原子力潜水艦シービュー号の”Dead Men’s Doubloons”を観ました。何だか半分タイムトンネルが混じっているような変な話でした。またミニサブとフライングサブが両方登場し、しかもミニサブは爆破され、フライングサブも2回撃墜されるという珍しい回です。
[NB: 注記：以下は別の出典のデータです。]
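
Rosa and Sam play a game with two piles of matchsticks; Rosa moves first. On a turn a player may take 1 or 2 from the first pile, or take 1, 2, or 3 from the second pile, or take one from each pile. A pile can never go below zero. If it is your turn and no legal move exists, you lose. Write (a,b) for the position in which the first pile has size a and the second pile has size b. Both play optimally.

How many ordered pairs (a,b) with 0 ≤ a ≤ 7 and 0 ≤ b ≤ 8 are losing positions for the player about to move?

Use the standard recursion: the mover loses at a terminal position; elsewhere, the mover wins exactly when some move hands the opponent an L position.
Every move lowers a or b (never raises either), so fill the grid row by row in increasing a, and left to right within a row: each cell's successors are then already labelled.
      b=0  b=1  b=2  b=3  b=4  b=5  b=6  b=7  b=8
a=0:    L    W    W    W    L    W    W    W    L
a=1:    W    W    L    W    W    W    L    W    W
a=2:    W    L    W    W    W    L    W    W    W
a=3:    L    W    W    W    L    W    W    W    L
a=4:    W    W    L    W    W    W    L    W    W
a=5:    W    L    W    W    W    L    W    W    W
a=6:    L    W    W    W    L    W    W    W    L
a=7:    W    W    L    W    W    W    L    W    W
Cells with no legal move (terminal, hence L): (0,0).
The remaining L cells, each justified by listing all of its moves:
(0,4): moves to (0,3)(W), (0,2)(W), (0,1)(W); every one is W ⇒ L
(0,8): moves to (0,7)(W), (0,6)(W), (0,5)(W); every one is W ⇒ L
(1,2): moves to (0,2)(W), (1,1)(W), (1,0)(W), (0,1)(W); every one is W ⇒ L
(1,6): moves to (0,6)(W), (1,5)(W), (1,4)(W), (1,3)(W), (0,5)(W); every one is W ⇒ L
(2,1): moves to (1,1)(W), (0,1)(W), (2,0)(W), (1,0)(W); every one is W ⇒ L
(2,5): moves to (1,5)(W), (0,5)(W), (2,4)(W), (2,3)(W), (2,2)(W), (1,4)(W); every one is W ⇒ L
(3,0): moves to (2,0)(W), (1,0)(W); every one is W ⇒ L
(3,4): moves to (2,4)(W), (1,4)(W), (3,3)(W), (3,2)(W), (3,1)(W), (2,3)(W); every one is W ⇒ L
(3,8): moves to (2,8)(W), (1,8)(W), (3,7)(W), (3,6)(W), (3,5)(W), (2,7)(W); every one is W ⇒ L
(4,2): moves to (3,2)(W), (2,2)(W), (4,1)(W), (4,0)(W), (3,1)(W); every one is W ⇒ L
(4,6): moves to (3,6)(W), (2,6)(W), (4,5)(W), (4,4)(W), (4,3)(W), (3,5)(W); every one is W ⇒ L
(5,1): moves to (4,1)(W), (3,1)(W), (5,0)(W), (4,0)(W); every one is W ⇒ L
(5,5): moves to (4,5)(W), (3,5)(W), (5,4)(W), (5,3)(W), (5,2)(W), (4,4)(W); every one is W ⇒ L
(6,0): moves to (5,0)(W), (4,0)(W); every one is W ⇒ L
(6,4): moves to (5,4)(W), (4,4)(W), (6,3)(W), (6,2)(W), (6,1)(W), (5,3)(W); every one is W ⇒ L
(6,8): moves to (5,8)(W), (4,8)(W), (6,7)(W), (6,6)(W), (6,5)(W), (5,7)(W); every one is W ⇒ L
(7,2): moves to (6,2)(W), (5,2)(W), (7,1)(W), (7,0)(W), (6,1)(W); every one is W ⇒ L
(7,6): moves to (6,6)(W), (5,6)(W), (7,5)(W), (7,4)(W), (7,3)(W), (6,5)(W); every one is W ⇒ L
Every other cell has at least one move into one of the L cells above, so it is W.
L cells per row: a=0: 3, a=1: 2, a=2: 2, a=3: 3, a=4: 2, a=5: 2, a=6: 3, a=7: 2; total 19.

19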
「原子力潜水艦シービュー号」の”The Shape of Doom”を観ました。またも巨大クジラもので、それも第一シーズンであった話と基本線はほとんど一緒。あるマッドなサイエンティストが、クジラから取るある物質で何かの化学物質を作ろうとして、巨大クジラを追いかけており、その水域で行われる水爆実験についての待避命令もまったく情報を入手していません。結局クジラにモリを打ち込んだけれでも船はクジラに破壊されて、一人生き残ったサイエンティストがシービュー号に救助されて、と第一シーズンとまったく同じ。違うのはクジラがシービュー号が海底にセットしようとしていた新型の水爆を飲み込んでしまって、という所。結局マッドサイエンティストがネルソン提督が金庫に隠していた水爆の起爆装置を手に入れて、ミニサブ(今回は何故かフライングサブはオーバーホール中ということで登場しません)でクジラに向かいますが、麻酔剤で眠らせていたクジラが目覚めて深海へ潜っていき、水爆が爆発することになっている深度を超えて潜って、水爆が爆発し、という身も蓋もない話。かなりの近距離で水爆が爆発しているのに、シービュー号が平気というのも良く分からないです。しかもミニサブは防水性が0なので、乗り込んで海に入った瞬間中に海水が入り込み、起爆装置はすぐに使えなくなる筈ですが、なっていません。